Évaluer la charge de travail ressentie

Avant toute chose, l’Anact explique dans un guide qu’il faut éviter à tout prix de vouloir « mesurer » la charge de travail, en utilisant des indicateurs quantitatifs comme le nombre de dossiers traités, le nombre d’appels pris en charge ou encore le nombre de pièces produites. Il faut plutôt chercher à « évaluer » ou « estimer » la charge de travail.

Pour cela, il est important de faire preuve d’écoute, et de prendre régulièrement le pouls de son équipe. Adrien Chignard conseille par exemple aux managers de démarrer systématiquement leurs points de suivi hebdomadaires en demandant « Comment ça va ? Où en es-tu par rapport à ta charge ? ». La fréquence du questionnement est selon lui beaucoup plus importante que son intensité : mieux vaut aborder le sujet de la charge de travail 3 minutes toutes les semaines, plutôt que d’en faire un gros point trimestriel.

Comment alors réagir face à un collaborateur qui se plaint d’une charge excessive ? La première chose à faire, selon Thierry Rousseau est « de reconnaître le problème en évitant de lui ôter de l’importance, et d’encourager le dialogue ». En tant que manager, il est important de faire confiance à son équipe et de ne pas remettre en question sa parole. À partir du moment où un salarié tire la sonnette d’alarme, il faut donc prendre des mesures concrètes.

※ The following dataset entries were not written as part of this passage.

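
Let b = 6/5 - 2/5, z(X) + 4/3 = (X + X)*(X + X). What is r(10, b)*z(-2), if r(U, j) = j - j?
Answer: 0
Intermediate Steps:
z(X) = -4/3 + 4*X**2 (z(X) = -4/3 + (X + X)*(X + X) = -4/3 + (2*X)*(2*X) = -4/3 + 4*X**2)
b = 4/5 (b = 6*(1/5) - 2*1/5 = 6/5 - 2/5 = 4/5 ≈ 0.80000)
r(U, j) = 0
r(10, b)*z(-2) = 0*(-4/3 + 4*(-2)**2) = 0*(-4/3 + 4*4) = 0*(-4/3 + 16) = 0*(44/3) = 0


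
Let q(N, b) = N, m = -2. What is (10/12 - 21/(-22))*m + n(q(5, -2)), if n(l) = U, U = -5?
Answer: -283/33 ≈ -8.5758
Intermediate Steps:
n(l) = -5
(10/12 - 21/(-22))*m + n(q(5, -2)) = (10/12 - 21/(-22))*(-2) - 5 = (10*(1/12) - 21*(-1/22))*(-2) - 5 = (⅚ + 21/22)*(-2) - 5 = (59/33)*(-2) - 5 = -118/33 - 5 = -283/33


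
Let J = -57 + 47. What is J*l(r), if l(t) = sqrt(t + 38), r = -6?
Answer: -40*sqrt(2) ≈ -56.569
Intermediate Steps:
l(t) = sqrt(38 + t)
J = -10
J*l(r) = -10*sqrt(38 - 6) = -40*sqrt(2)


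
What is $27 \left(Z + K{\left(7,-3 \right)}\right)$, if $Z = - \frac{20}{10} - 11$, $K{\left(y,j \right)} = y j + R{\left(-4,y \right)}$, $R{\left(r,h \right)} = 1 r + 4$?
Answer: $-918$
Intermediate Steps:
$R{\left(r,h \right)} = 4 + r$ ($R{\left(r,h \right)} = r + 4 = 4 + r$)
$K{\left(y,j \right)} = j y$ ($K{\left(y,j \right)} = y j + \left(4 - 4\right) = j y + 0 = j y$)
$Z = -13$ ($Z = \left(-20\right) \frac{1}{10} - 11 = -2 - 11 = -13$)
$27 \left(Z + K{\left(7,-3 \right)}\right) = 27 \left(-13 - 21\right) = 27 \left(-34\right) = -918$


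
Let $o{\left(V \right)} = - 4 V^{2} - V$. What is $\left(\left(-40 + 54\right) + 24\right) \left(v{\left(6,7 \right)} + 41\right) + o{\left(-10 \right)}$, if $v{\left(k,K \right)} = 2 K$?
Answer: $1700$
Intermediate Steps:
$o{\left(V \right)} = - V - 4 V^{2}$
$\left(\left(-40 + 54\right) + 24\right) \left(v{\left(6,7 \right)} + 41\right) + o{\left(-10 \right)} = \left(\left(-40 + 54\right) + 24\right) \left(2 \cdot 7 + 41\right) - - 10 \left(1 + 4 \left(-10\right)\right) = \left(14 + 24\right) \left(14 + 41\right) - - 10 \left(1 - 40\right) = 38 \cdot 55 - \left(-10\right) \left(-39\right) = 2090 - 390 = 1700$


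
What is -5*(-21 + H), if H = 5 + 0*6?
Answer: 80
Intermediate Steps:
H = 5 (H = 5 + 0 = 5)
-5*(-21 + H) = -5*(-21 + 5) = -5*(-16) = 80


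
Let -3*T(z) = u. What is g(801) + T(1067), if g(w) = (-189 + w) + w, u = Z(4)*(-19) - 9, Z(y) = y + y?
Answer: 4400/3 ≈ 1466.7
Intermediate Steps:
Z(y) = 2*y
u = -161 (u = (2*4)*(-19) - 9 = 8*(-19) - 9 = -152 - 9 = -161)
T(z) = 161/3 (T(z) = -1/3*(-161) = 161/3)
g(w) = -189 + 2*w
g(801) + T(1067) = (-189 + 2*801) + 161/3 = (-189 + 1602) + 161/3 = 1413 + 161/3 = 4400/3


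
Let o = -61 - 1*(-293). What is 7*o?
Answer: 1624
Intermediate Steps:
o = 232 (o = -61 + 293 = 232)
7*o = 7*232 = 1624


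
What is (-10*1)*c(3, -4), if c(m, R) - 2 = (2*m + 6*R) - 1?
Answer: 170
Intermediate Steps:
c(m, R) = 1 + 2*m + 6*R (c(m, R) = 2 + ((2*m + 6*R) - 1) = 2 + (-1 + 2*m + 6*R) = 1 + 2*m + 6*R)
(-10*1)*c(3, -4) = (-10*1)*(1 + 2*3 + 6*(-4)) = -10*(1 + 6 - 24) = -10*(-17) = 170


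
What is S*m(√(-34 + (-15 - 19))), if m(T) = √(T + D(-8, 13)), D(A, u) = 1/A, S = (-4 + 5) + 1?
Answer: √(-2 + 32*I*√17)/2 ≈ 4.0304 + 4.092*I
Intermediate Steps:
S = 2 (S = 1 + 1 = 2)
m(T) = √(-⅛ + T) (m(T) = √(T + 1/(-8)) = √(T - ⅛) = √(-⅛ + T))
S*m(√(-34 + (-15 - 19))) = 2*(√(-2 + 16*√(-34 + (-15 - 19)))/4) = 2*(√(-2 + 16*√(-34 - 34))/4) = 2*(√(-2 + 16*√(-68))/4) = 2*(√(-2 + 16*(2*I*√17))/4) = 2*(√(-2 + 32*I*√17)/4) = √(-2 + 32*I*√17)/2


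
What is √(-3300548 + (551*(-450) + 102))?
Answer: 2*I*√887099 ≈ 1883.7*I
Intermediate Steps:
√(-3300548 + (551*(-450) + 102)) = √(-3300548 + (-247950 + 102)) = √(-3300548 - 247848) = √(-3548396) = 2*I*√887099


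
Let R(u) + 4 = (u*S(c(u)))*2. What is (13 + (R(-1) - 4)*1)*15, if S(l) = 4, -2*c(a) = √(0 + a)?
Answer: -45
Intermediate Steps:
c(a) = -√a/2 (c(a) = -√(0 + a)/2 = -√a/2)
R(u) = -4 + 8*u (R(u) = -4 + (u*4)*2 = -4 + (4*u)*2 = -4 + 8*u)
(13 + (R(-1) - 4)*1)*15 = (13 + ((-4 + 8*(-1)) - 4)*1)*15 = (13 + ((-4 - 8) - 4)*1)*15 = (13 + (-12 - 4)*1)*15 = (13 - 16*1)*15 = (13 - 16)*15 = -3*15 = -45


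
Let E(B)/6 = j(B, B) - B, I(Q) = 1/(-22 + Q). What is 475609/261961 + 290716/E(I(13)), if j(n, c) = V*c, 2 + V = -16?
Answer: 114243417685/4977259 ≈ 22953.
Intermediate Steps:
V = -18 (V = -2 - 16 = -18)
j(n, c) = -18*c
E(B) = -114*B (E(B) = 6*(-18*B - B) = 6*(-19*B) = -114*B)
475609/261961 + 290716/E(I(13)) = 475609/261961 + 290716/((-114/(-22 + 13))) = 475609*(1/261961) + 290716/((-114/(-9))) = 475609/261961 + 290716/((-114*(-⅑))) = 475609/261961 + 290716/(38/3) = 475609/261961 + 290716*(3/38) = 475609/261961 + 436074/19 = 114243417685/4977259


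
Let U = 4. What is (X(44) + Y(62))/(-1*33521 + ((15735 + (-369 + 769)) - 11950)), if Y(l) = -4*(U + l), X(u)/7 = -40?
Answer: 68/3667 ≈ 0.018544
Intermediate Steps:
X(u) = -280 (X(u) = 7*(-40) = -280)
Y(l) = -16 - 4*l (Y(l) = -4*(4 + l) = -16 - 4*l)
(X(44) + Y(62))/(-1*33521 + ((15735 + (-369 + 769)) - 11950)) = (-280 + (-16 - 4*62))/(-1*33521 + ((15735 + (-369 + 769)) - 11950)) = (-280 + (-16 - 248))/(-33521 + ((15735 + 400) - 11950)) = (-280 - 264)/(-33521 + (16135 - 11950)) = -544/(-33521 + 4185) = -544/(-29336) = -544*(-1/29336) = 68/3667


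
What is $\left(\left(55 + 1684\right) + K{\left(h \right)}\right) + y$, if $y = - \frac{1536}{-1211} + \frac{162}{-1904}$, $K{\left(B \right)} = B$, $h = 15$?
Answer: $\frac{289071667}{164696} \approx 1755.2$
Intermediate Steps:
$y = \frac{194883}{164696}$ ($y = \left(-1536\right) \left(- \frac{1}{1211}\right) + 162 \left(- \frac{1}{1904}\right) = \frac{1536}{1211} - \frac{81}{952} = \frac{194883}{164696} \approx 1.1833$)
$\left(\left(55 + 1684\right) + K{\left(h \right)}\right) + y = \left(\left(55 + 1684\right) + 15\right) + \frac{194883}{164696} = \left(1739 + 15\right) + \frac{194883}{164696} = 1754 + \frac{194883}{164696} = \frac{289071667}{164696}$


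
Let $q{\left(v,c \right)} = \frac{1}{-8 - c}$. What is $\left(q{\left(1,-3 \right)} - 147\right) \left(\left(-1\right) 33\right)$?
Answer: $\frac{24288}{5} \approx 4857.6$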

Diminuer la charge de travail ressentie par son équipe

L’important est d’apporter du soutien. Et Adrien Chignard rappelle qu’il en existe 4 formes :
1. Le soutien opérationnel, qui consiste à donner un coup de main concret, en déchargeant le salarié d’une ou plusieurs tâches.
2. Le soutien informationnel, qui repose sur le partage de conseils ou d’informations utiles par rapport à un problème.
3. Le soutien émotionnel, qui passe par l’écoute, la bienveillance, et le réconfort.
4. Le soutien d’estime, qui consiste tout simplement à rassurer la personne sur ses compétences, et sur sa capacité à réussir.

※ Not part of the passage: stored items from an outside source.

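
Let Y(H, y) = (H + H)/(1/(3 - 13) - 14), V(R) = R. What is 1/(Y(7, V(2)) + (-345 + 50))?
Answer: -141/41735 ≈ -0.0033785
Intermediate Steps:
Y(H, y) = -20*H/141 (Y(H, y) = (2*H)/(1/(-10) - 14) = (2*H)/(-⅒ - 14) = (2*H)/(-141/10) = (2*H)*(-10/141) = -20*H/141)
1/(Y(7, V(2)) + (-345 + 50)) = 1/(-20/141*7 + (-345 + 50)) = 1/(-140/141 - 295) = 1/(-41735/141) = -141/41735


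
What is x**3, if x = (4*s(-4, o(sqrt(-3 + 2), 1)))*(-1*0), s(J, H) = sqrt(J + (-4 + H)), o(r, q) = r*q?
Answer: 0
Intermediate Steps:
o(r, q) = q*r
s(J, H) = sqrt(-4 + H + J)
x = 0 (x = (4*sqrt(-4 + 1*sqrt(-3 + 2) - 4))*(-1*0) = (4*sqrt(-4 + 1*sqrt(-1) - 4))*0 = (4*sqrt(-4 + 1*I - 4))*0 = (4*sqrt(-4 + I - 4))*0 = (4*sqrt(-8 + I))*0 = 0)
x**3 = 0**3 = 0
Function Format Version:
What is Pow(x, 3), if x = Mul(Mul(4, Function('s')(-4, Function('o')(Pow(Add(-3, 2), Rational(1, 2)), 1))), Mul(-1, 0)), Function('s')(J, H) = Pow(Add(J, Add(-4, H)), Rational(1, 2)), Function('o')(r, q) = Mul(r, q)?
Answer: 0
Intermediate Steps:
Function('o')(r, q) = Mul(q, r)
Function('s')(J, H) = Pow(Add(-4, H, J), Rational(1, 2))
x = 0 (x = Mul(Mul(4, Pow(Add(-4, Mul(1, Pow(Add(-3, 2), Rational(1, 2))), -4), Rational(1, 2))), Mul(-1, 0)) = Mul(Mul(4, Pow(Add(-4, Mul(1, Pow(-1, Rational(1, 2))), -4), Rational(1, 2))), 0) = Mul(Mul(4, Pow(Add(-4, Mul(1, I), -4), Rational(1, 2))), 0) = Mul(Mul(4, Pow(Add(-4, I, -4), Rational(1, 2))), 0) = Mul(Mul(4, Pow(Add(-8, I), Rational(1, 2))), 0) = 0)
Pow(x, 3) = Pow(0, 3) = 0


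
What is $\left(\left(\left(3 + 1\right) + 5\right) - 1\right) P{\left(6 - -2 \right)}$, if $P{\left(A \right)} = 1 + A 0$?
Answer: $8$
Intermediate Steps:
$P{\left(A \right)} = 1$ ($P{\left(A \right)} = 1 + 0 = 1$)
$\left(\left(\left(3 + 1\right) + 5\right) - 1\right) P{\left(6 - -2 \right)} = \left(\left(\left(3 + 1\right) + 5\right) - 1\right) 1 = \left(\left(4 + 5\right) - 1\right) 1 = \left(9 - 1\right) 1 = 8 \cdot 1 = 8$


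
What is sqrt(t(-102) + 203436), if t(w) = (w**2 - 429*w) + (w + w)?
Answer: sqrt(257394) ≈ 507.34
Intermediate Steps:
t(w) = w**2 - 427*w (t(w) = (w**2 - 429*w) + 2*w = w**2 - 427*w)
sqrt(t(-102) + 203436) = sqrt(-102*(-427 - 102) + 203436) = sqrt(-102*(-529) + 203436) = sqrt(53958 + 203436) = sqrt(257394)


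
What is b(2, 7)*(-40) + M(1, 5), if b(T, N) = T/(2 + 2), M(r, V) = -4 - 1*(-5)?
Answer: -19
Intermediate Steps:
M(r, V) = 1 (M(r, V) = -4 + 5 = 1)
b(T, N) = T/4
b(2, 7)*(-40) + M(1, 5) = ((1/4)*2)*(-40) + 1 = (1/2)*(-40) + 1 = -20 + 1 = -19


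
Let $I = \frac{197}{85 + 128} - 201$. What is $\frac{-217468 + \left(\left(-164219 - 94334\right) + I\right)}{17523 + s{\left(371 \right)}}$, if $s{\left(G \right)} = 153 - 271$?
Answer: $- \frac{101435089}{3707265} \approx -27.361$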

Dernier conseil donné par le psychologue, pour réduire la charge de travail ressentie par son équipe : intégrer les aléas comme la norme. « Nous avons tous tendance à prévoir nos agendas en les remplissant à bloc avec toutes nos tâches, comme si tout allait bien se passer. Mais il y a toujours des imprévus ! », explique-t-il. Tout le monde devrait donc, selon lui, se caler au moins deux créneaux de deux heures chaque semaine pour absorber la charge de travail supplémentaire liée aux aléas. De quoi gagner en sérénité, et réduire pour de bon la charge de travail ressentie de ses équipes !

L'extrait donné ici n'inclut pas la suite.